Mdl = incrementalClassificationNaiveBayes('MaxNumClasses',5)
Mdl = 
  incrementalClassificationNaiveBayes

                    IsWarm: 0
                   Metrics: [1×2 table]
                ClassNames: [1×0 double]
            ScoreTransform: 'none'
         DistributionNames: 'normal'
    DistributionParameters: {}


  Properties, Methods

Mdl is an incrementalClassificationNaiveBayes model object. All its properties are read-only.

Mdl must be fit to data before you can use it to perform any other operations.

Load the human activity data set.

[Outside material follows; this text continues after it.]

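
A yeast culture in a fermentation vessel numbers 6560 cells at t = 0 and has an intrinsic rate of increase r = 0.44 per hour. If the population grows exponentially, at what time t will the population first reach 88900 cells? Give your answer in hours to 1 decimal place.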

Randomly shuffle the data.

load humanactivity
n = numel(actid);
rng(1) % For reproducibility
idx = randsample(n,n);
X = feat(idx,:);
Y = actid(idx);

For details on the data set, enter Description at the command line.

Implement incremental learning by performing the following actions at each iteration:

  • Simulate a data stream by processing a chunk of 50 observations.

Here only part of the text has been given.